En bref
- Le tofu arrive premier sur 20 aliments
- Le végétal domine surtout sur l’environnement
- Le cheddar ferme la marche du classement
Choisir sa protéine, ce n’est plus seulement compter des grammes dans l’assiette. Le classement publié par Chris MacDonald, chercheur en sciences du comportement à l’université de Cambridge et directeur du Better Protein Institute, essaie de mesurer trois choses à la fois: la santé humaine, l’environnement et le prix d’accès.
Un palmarès pensé au-delà de l’étiquette
Vingt produits riches en protéines ont été passés au crible. L’idée, selon l’étude, est d’aller plus loin que les étiquettes de supermarché, jugées trop limitées pour comprendre l’effet réel de nos achats.
Dans ce tableau d’ensemble, le constat est net: les sources végétales ressortent mieux classées que les produits animaux. En tête du classement général, on trouve le tofu, puis les graines de chia et les haricots. Tout en bas, le cheddar ferme la marche, derrière la mozzarella et les côtelettes d’agneau.
Pourquoi le végétal domine sur la planète
C’est sur le terrain écologique que l’écart se creuse le plus. Chris MacDonald explique à BBC Science Focus que la raison la plus marquée tient aux émissions plus faibles des sources végétales.
Pour comparer les aliments, il a regardé les émissions de gaz à effet de serre, la pollution de l’eau, l’usage des terres agricoles et la consommation d’eau nécessaires pour produire 100 grammes de protéine. Résultat, le tofu arrive encore premier, devant les graines de chia, le quinoa, les haricots et les graines de tournesol. À l’autre bout, le porc, le boeuf et le cheddar décrochent les plus mauvaises places.
Le chercheur pointe aussi un compromis éthique perdant-perdant pour la viande et les produits laitiers. Mieux traiter les animaux d’élevage demande plus de terres, ce qui augmente selon lui la souffrance, soit d’animaux sauvages, soit d’animaux d’élevage.
Côté nutrition, le match est moins simple
Quand on passe à la qualité nutritionnelle, la frontière entre végétal et animal devient moins nette. L’étude a évalué la présence de tous les acides aminés essentiels, mais aussi le sel et les graisses saturées.
Le tofu reste premier. Les lentilles et les haricots suivent. Mais cette fois, le blanc de poulet et le thon remontent respectivement aux quatrième et cinquième places, tandis que les pois chiches et les noix du Brésil glissent plus bas.
En bas du classement nutritionnel, on retrouve les côtelettes d’agneau, la mozzarella et le cheddar.
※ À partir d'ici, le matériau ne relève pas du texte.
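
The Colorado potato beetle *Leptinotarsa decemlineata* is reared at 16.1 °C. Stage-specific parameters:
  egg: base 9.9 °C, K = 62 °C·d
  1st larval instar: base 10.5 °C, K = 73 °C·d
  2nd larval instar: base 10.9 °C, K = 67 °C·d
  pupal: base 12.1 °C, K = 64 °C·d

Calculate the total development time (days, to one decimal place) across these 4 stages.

egg: 62 / (16.1 − 9.9) = 62 / 6.2 = 10.000 d.
1st larval instar: 73 / (16.1 − 10.5) = 73 / 5.6 = 13.036 d.
2nd larval instar: 67 / (16.1 − 10.9) = 67 / 5.2 = 12.885 d.
pupal: 64 / (16.1 − 12.1) = 64 / 4.0 = 16.000 d.
Sum = 51.920 ≈ 51.9 days.

51.9 days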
Chris MacDonald résume le cas du fromage ainsi: « Le fromage a mal performé du point de vue des personnes comme de la planète », notamment à cause de sa teneur en gras et de ses émissions associées.
Le classement complet et ce qu’il raconte
L’ordre général des 20 sources est le suivant: tofu, graines de chia, haricots, quinoa, graines de tournesol, lentilles, blanc de poulet, thon, cacahuètes, pois chiches, noix, noix du Brésil, saumon, oeufs, côtelettes de porc, cabillaud, steak de boeuf, côtelettes d’agneau, mozzarella, cheddar.
Ce classement ne dit pas seulement quoi manger. Il pose une question plus large sur la manière dont nos habitudes de consommation pèsent sur les animaux, sur la planète et sur les générations futures. Et ça, clairement, dépasse le simple rayon frais.